*First, the standard disclaimer - I am NOT looking for medical advice. I am under the care of an OB/GYN. *
Second, a little (well, lot) of background.
I am 37 yrs old, and after 12 years of infertility, 3 pregnancies and miscarriages, multiple surgeries, and an abdominal myomectomy, my uterus has been rendered useless. It is pretty much scarred shut, resulting in PMS with a little spotting, and major pain.
My fertility doctor told me that I could endure multiple surgeries to try and resect the scarring, but even then there is no guarantee that I could ever have a baby with all of the damage, and who knows the condition of my tubes.
My husband and I made the decision that we are done and pretty much decided that a hysterectomy was in order.
My fertility doctor then referred my case to my OB/GYN.
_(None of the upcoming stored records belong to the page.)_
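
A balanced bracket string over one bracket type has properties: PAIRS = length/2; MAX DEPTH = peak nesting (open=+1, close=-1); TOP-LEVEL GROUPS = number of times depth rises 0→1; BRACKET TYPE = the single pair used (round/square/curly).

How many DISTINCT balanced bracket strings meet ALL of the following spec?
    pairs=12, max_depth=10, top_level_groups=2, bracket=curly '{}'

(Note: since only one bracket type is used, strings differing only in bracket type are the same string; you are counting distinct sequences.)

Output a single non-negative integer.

Answer: 36

Derivation:
Spec: pairs=12 depth=10 groups=2
Count(depth <= 10) = 58784
Count(depth <= 9) = 58748
Count(depth == 10) = 58784 - 58748 = 36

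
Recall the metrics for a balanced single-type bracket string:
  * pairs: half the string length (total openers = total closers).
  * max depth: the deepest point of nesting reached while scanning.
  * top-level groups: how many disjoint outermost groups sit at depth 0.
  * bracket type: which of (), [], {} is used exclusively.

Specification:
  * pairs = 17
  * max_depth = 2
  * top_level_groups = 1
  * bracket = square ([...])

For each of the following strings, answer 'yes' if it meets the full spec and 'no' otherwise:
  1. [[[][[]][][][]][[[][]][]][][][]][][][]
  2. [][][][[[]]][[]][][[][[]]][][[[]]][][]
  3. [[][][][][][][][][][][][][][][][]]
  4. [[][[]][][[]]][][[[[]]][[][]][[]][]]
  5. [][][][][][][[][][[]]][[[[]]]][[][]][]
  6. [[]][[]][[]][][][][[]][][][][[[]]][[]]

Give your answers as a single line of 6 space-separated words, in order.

String 1 '[[[][[]][][][]][[[][]][]][][][]][][][]': depth seq [1 2 3 2 3 4 3 2 3 2 3 2 3 2 1 2 3 4 3 4 3 2 3 2 1 2 1 2 1 2 1 0 1 0 1 0 1 0]
  -> pairs=19 depth=4 groups=4 -> no
String 2 '[][][][[[]]][[]][][[][[]]][][[[]]][][]': depth seq [1 0 1 0 1 0 1 2 3 2 1 0 1 2 1 0 1 0 1 2 1 2 3 2 1 0 1 0 1 2 3 2 1 0 1 0 1 0]
  -> pairs=19 depth=3 groups=11 -> no
String 3 '[[][][][][][][][][][][][][][][][]]': depth seq [1 2 1 2 1 2 1 2 1 2 1 2 1 2 1 2 1 2 1 2 1 2 1 2 1 2 1 2 1 2 1 2 1 0]
  -> pairs=17 depth=2 groups=1 -> yes
String 4 '[[][[]][][[]]][][[[[]]][[][]][[]][]]': depth seq [1 2 1 2 3 2 1 2 1 2 3 2 1 0 1 0 1 2 3 4 3 2 1 2 3 2 3 2 1 2 3 2 1 2 1 0]
  -> pairs=18 depth=4 groups=3 -> no
String 5 '[][][][][][][[][][[]]][[[[]]]][[][]][]': depth seq [1 0 1 0 1 0 1 0 1 0 1 0 1 2 1 2 1 2 3 2 1 0 1 2 3 4 3 2 1 0 1 2 1 2 1 0 1 0]
  -> pairs=19 depth=4 groups=10 -> no
String 6 '[[]][[]][[]][][][][[]][][][][[[]]][[]]': depth seq [1 2 1 0 1 2 1 0 1 2 1 0 1 0 1 0 1 0 1 2 1 0 1 0 1 0 1 0 1 2 3 2 1 0 1 2 1 0]
  -> pairs=19 depth=3 groups=12 -> no

Answer: no no yes no no no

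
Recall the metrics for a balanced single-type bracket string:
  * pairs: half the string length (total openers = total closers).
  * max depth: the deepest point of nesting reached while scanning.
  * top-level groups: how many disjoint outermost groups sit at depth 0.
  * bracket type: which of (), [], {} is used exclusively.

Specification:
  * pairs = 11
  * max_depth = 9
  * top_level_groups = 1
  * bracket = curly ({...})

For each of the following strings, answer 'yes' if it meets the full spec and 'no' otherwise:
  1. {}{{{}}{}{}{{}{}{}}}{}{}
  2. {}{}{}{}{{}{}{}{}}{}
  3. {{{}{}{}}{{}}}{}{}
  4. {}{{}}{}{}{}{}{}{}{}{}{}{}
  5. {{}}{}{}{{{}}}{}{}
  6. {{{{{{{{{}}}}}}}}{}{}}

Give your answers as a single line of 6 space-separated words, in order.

Answer: no no no no no yes

Derivation:
String 1 '{}{{{}}{}{}{{}{}{}}}{}{}': depth seq [1 0 1 2 3 2 1 2 1 2 1 2 3 2 3 2 3 2 1 0 1 0 1 0]
  -> pairs=12 depth=3 groups=4 -> no
String 2 '{}{}{}{}{{}{}{}{}}{}': depth seq [1 0 1 0 1 0 1 0 1 2 1 2 1 2 1 2 1 0 1 0]
  -> pairs=10 depth=2 groups=6 -> no
String 3 '{{{}{}{}}{{}}}{}{}': depth seq [1 2 3 2 3 2 3 2 1 2 3 2 1 0 1 0 1 0]
  -> pairs=9 depth=3 groups=3 -> no
String 4 '{}{{}}{}{}{}{}{}{}{}{}{}{}': depth seq [1 0 1 2 1 0 1 0 1 0 1 0 1 0 1 0 1 0 1 0 1 0 1 0 1 0]
  -> pairs=13 depth=2 groups=12 -> no
String 5 '{{}}{}{}{{{}}}{}{}': depth seq [1 2 1 0 1 0 1 0 1 2 3 2 1 0 1 0 1 0]
  -> pairs=9 depth=3 groups=6 -> no
String 6 '{{{{{{{{{}}}}}}}}{}{}}': depth seq [1 2 3 4 5 6 7 8 9 8 7 6 5 4 3 2 1 2 1 2 1 0]
  -> pairs=11 depth=9 groups=1 -> yes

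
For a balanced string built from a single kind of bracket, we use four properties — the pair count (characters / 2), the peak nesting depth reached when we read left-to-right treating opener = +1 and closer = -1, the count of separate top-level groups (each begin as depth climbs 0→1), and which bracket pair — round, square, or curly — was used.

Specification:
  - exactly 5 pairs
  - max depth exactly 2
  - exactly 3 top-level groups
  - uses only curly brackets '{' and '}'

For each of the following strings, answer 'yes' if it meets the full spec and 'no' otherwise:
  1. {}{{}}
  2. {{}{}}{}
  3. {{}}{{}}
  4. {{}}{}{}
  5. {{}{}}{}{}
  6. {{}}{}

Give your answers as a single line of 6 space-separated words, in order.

String 1 '{}{{}}': depth seq [1 0 1 2 1 0]
  -> pairs=3 depth=2 groups=2 -> no
String 2 '{{}{}}{}': depth seq [1 2 1 2 1 0 1 0]
  -> pairs=4 depth=2 groups=2 -> no
String 3 '{{}}{{}}': depth seq [1 2 1 0 1 2 1 0]
  -> pairs=4 depth=2 groups=2 -> no
String 4 '{{}}{}{}': depth seq [1 2 1 0 1 0 1 0]
  -> pairs=4 depth=2 groups=3 -> no
String 5 '{{}{}}{}{}': depth seq [1 2 1 2 1 0 1 0 1 0]
  -> pairs=5 depth=2 groups=3 -> yes
String 6 '{{}}{}': depth seq [1 2 1 0 1 0]
  -> pairs=3 depth=2 groups=2 -> no

Answer: no no no no yes no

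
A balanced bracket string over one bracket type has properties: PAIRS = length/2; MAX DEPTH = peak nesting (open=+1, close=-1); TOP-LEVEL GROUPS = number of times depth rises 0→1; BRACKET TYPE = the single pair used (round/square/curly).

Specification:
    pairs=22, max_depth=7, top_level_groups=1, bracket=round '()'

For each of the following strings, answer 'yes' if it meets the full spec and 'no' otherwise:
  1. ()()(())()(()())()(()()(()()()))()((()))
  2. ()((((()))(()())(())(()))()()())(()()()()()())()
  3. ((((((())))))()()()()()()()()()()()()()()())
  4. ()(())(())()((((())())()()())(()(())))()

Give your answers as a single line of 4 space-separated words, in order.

String 1 '()()(())()(()())()(()()(()()()))()((()))': depth seq [1 0 1 0 1 2 1 0 1 0 1 2 1 2 1 0 1 0 1 2 1 2 1 2 3 2 3 2 3 2 1 0 1 0 1 2 3 2 1 0]
  -> pairs=20 depth=3 groups=9 -> no
String 2 '()((((()))(()())(())(()))()()())(()()()()()())()': depth seq [1 0 1 2 3 4 5 4 3 2 3 4 3 4 3 2 3 4 3 2 3 4 3 2 1 2 1 2 1 2 1 0 1 2 1 2 1 2 1 2 1 2 1 2 1 0 1 0]
  -> pairs=24 depth=5 groups=4 -> no
String 3 '((((((())))))()()()()()()()()()()()()()()())': depth seq [1 2 3 4 5 6 7 6 5 4 3 2 1 2 1 2 1 2 1 2 1 2 1 2 1 2 1 2 1 2 1 2 1 2 1 2 1 2 1 2 1 2 1 0]
  -> pairs=22 depth=7 groups=1 -> yes
String 4 '()(())(())()((((())())()()())(()(())))()': depth seq [1 0 1 2 1 0 1 2 1 0 1 0 1 2 3 4 5 4 3 4 3 2 3 2 3 2 3 2 1 2 3 2 3 4 3 2 1 0 1 0]
  -> pairs=20 depth=5 groups=6 -> no

Answer: no no yes no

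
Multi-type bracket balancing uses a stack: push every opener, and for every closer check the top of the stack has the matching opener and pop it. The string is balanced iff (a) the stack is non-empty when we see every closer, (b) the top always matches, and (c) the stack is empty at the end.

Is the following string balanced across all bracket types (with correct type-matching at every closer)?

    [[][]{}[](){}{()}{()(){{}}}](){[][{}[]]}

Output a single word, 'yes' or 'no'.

pos 0: push '['; stack = [
pos 1: push '['; stack = [[
pos 2: ']' matches '['; pop; stack = [
pos 3: push '['; stack = [[
pos 4: ']' matches '['; pop; stack = [
pos 5: push '{'; stack = [{
pos 6: '}' matches '{'; pop; stack = [
pos 7: push '['; stack = [[
pos 8: ']' matches '['; pop; stack = [
pos 9: push '('; stack = [(
pos 10: ')' matches '('; pop; stack = [
pos 11: push '{'; stack = [{
pos 12: '}' matches '{'; pop; stack = [
pos 13: push '{'; stack = [{
pos 14: push '('; stack = [{(
pos 15: ')' matches '('; pop; stack = [{
pos 16: '}' matches '{'; pop; stack = [
pos 17: push '{'; stack = [{
pos 18: push '('; stack = [{(
pos 19: ')' matches '('; pop; stack = [{
pos 20: push '('; stack = [{(
pos 21: ')' matches '('; pop; stack = [{
pos 22: push '{'; stack = [{{
pos 23: push '{'; stack = [{{{
pos 24: '}' matches '{'; pop; stack = [{{
pos 25: '}' matches '{'; pop; stack = [{
pos 26: '}' matches '{'; pop; stack = [
pos 27: ']' matches '['; pop; stack = (empty)
pos 28: push '('; stack = (
pos 29: ')' matches '('; pop; stack = (empty)
pos 30: push '{'; stack = {
pos 31: push '['; stack = {[
pos 32: ']' matches '['; pop; stack = {
pos 33: push '['; stack = {[
pos 34: push '{'; stack = {[{
pos 35: '}' matches '{'; pop; stack = {[
pos 36: push '['; stack = {[[
pos 37: ']' matches '['; pop; stack = {[
pos 38: ']' matches '['; pop; stack = {
pos 39: '}' matches '{'; pop; stack = (empty)
end: stack empty → VALID
Verdict: properly nested → yes

Answer: yes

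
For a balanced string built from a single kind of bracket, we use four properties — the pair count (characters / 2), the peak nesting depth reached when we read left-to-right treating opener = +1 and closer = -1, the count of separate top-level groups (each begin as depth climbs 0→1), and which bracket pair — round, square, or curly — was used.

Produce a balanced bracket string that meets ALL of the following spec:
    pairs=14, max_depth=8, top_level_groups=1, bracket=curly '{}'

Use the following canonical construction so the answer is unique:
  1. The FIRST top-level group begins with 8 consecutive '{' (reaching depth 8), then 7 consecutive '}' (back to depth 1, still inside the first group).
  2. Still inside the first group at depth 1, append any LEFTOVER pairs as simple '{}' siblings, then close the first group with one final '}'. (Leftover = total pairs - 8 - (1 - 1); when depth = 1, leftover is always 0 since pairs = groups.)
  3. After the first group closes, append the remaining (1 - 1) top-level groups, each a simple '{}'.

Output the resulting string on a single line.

Answer: {{{{{{{{}}}}}}}{}{}{}{}{}{}}

Derivation:
Spec: pairs=14 depth=8 groups=1
Leftover pairs = 14 - 8 - (1-1) = 6
First group: deep chain of depth 8 + 6 sibling pairs
Remaining 0 groups: simple '{}' each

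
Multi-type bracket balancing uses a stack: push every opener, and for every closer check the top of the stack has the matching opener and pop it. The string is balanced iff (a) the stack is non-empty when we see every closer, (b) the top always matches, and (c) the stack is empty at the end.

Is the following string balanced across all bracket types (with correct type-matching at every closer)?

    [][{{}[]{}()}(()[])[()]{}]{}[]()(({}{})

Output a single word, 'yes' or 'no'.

pos 0: push '['; stack = [
pos 1: ']' matches '['; pop; stack = (empty)
pos 2: push '['; stack = [
pos 3: push '{'; stack = [{
pos 4: push '{'; stack = [{{
pos 5: '}' matches '{'; pop; stack = [{
pos 6: push '['; stack = [{[
pos 7: ']' matches '['; pop; stack = [{
pos 8: push '{'; stack = [{{
pos 9: '}' matches '{'; pop; stack = [{
pos 10: push '('; stack = [{(
pos 11: ')' matches '('; pop; stack = [{
pos 12: '}' matches '{'; pop; stack = [
pos 13: push '('; stack = [(
pos 14: push '('; stack = [((
pos 15: ')' matches '('; pop; stack = [(
pos 16: push '['; stack = [([
pos 17: ']' matches '['; pop; stack = [(
pos 18: ')' matches '('; pop; stack = [
pos 19: push '['; stack = [[
pos 20: push '('; stack = [[(
pos 21: ')' matches '('; pop; stack = [[
pos 22: ']' matches '['; pop; stack = [
pos 23: push '{'; stack = [{
pos 24: '}' matches '{'; pop; stack = [
pos 25: ']' matches '['; pop; stack = (empty)
pos 26: push '{'; stack = {
pos 27: '}' matches '{'; pop; stack = (empty)
pos 28: push '['; stack = [
pos 29: ']' matches '['; pop; stack = (empty)
pos 30: push '('; stack = (
pos 31: ')' matches '('; pop; stack = (empty)
pos 32: push '('; stack = (
pos 33: push '('; stack = ((
pos 34: push '{'; stack = (({
pos 35: '}' matches '{'; pop; stack = ((
pos 36: push '{'; stack = (({
pos 37: '}' matches '{'; pop; stack = ((
pos 38: ')' matches '('; pop; stack = (
end: stack still non-empty (() → INVALID
Verdict: unclosed openers at end: ( → no

Answer: no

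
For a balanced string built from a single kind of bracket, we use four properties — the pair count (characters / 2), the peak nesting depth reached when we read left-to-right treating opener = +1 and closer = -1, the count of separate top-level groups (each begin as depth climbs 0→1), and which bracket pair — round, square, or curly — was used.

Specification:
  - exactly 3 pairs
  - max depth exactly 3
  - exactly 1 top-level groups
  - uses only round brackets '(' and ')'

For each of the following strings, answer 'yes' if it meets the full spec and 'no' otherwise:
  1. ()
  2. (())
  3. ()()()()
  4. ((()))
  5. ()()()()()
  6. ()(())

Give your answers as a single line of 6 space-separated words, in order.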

So, my OB/GYN gave me three choices.
1 - Keep going like I am for the next however many years until menopause
2 - Go on Lupron shots for the next however many years until menopause
3 - Partial hysterectomy (leaving my ovaries)
She told me that since I’d never had a baby, that things weren’t as “stretchy” down there, and paired with the fact that I have a history of fibroids, it would be nearly impossible to do the surgery vaginally, and that she would go back over the scar that runs from my bellybutton to my pubic line and do the surgery that way.
This is where I started to question my decision.
I know what the recovery from this surgery is. 6-8 weeks of hell. After my myomectomy and some after surgery complications (namely the drainage tube snapping when being removed on release day, resulting in having to be opened up again) I was off for the full 8 weeks.
We’ve scheduled the surgery for June 7th, but I don’t know if I want to do this again.
I know logically I should just go ahead and have the surgery and enjoy being off work for most of June & part of July.
I just don’t want to go through that recovery again.
Anyone have any insight, kind words or even want to talk me out of it?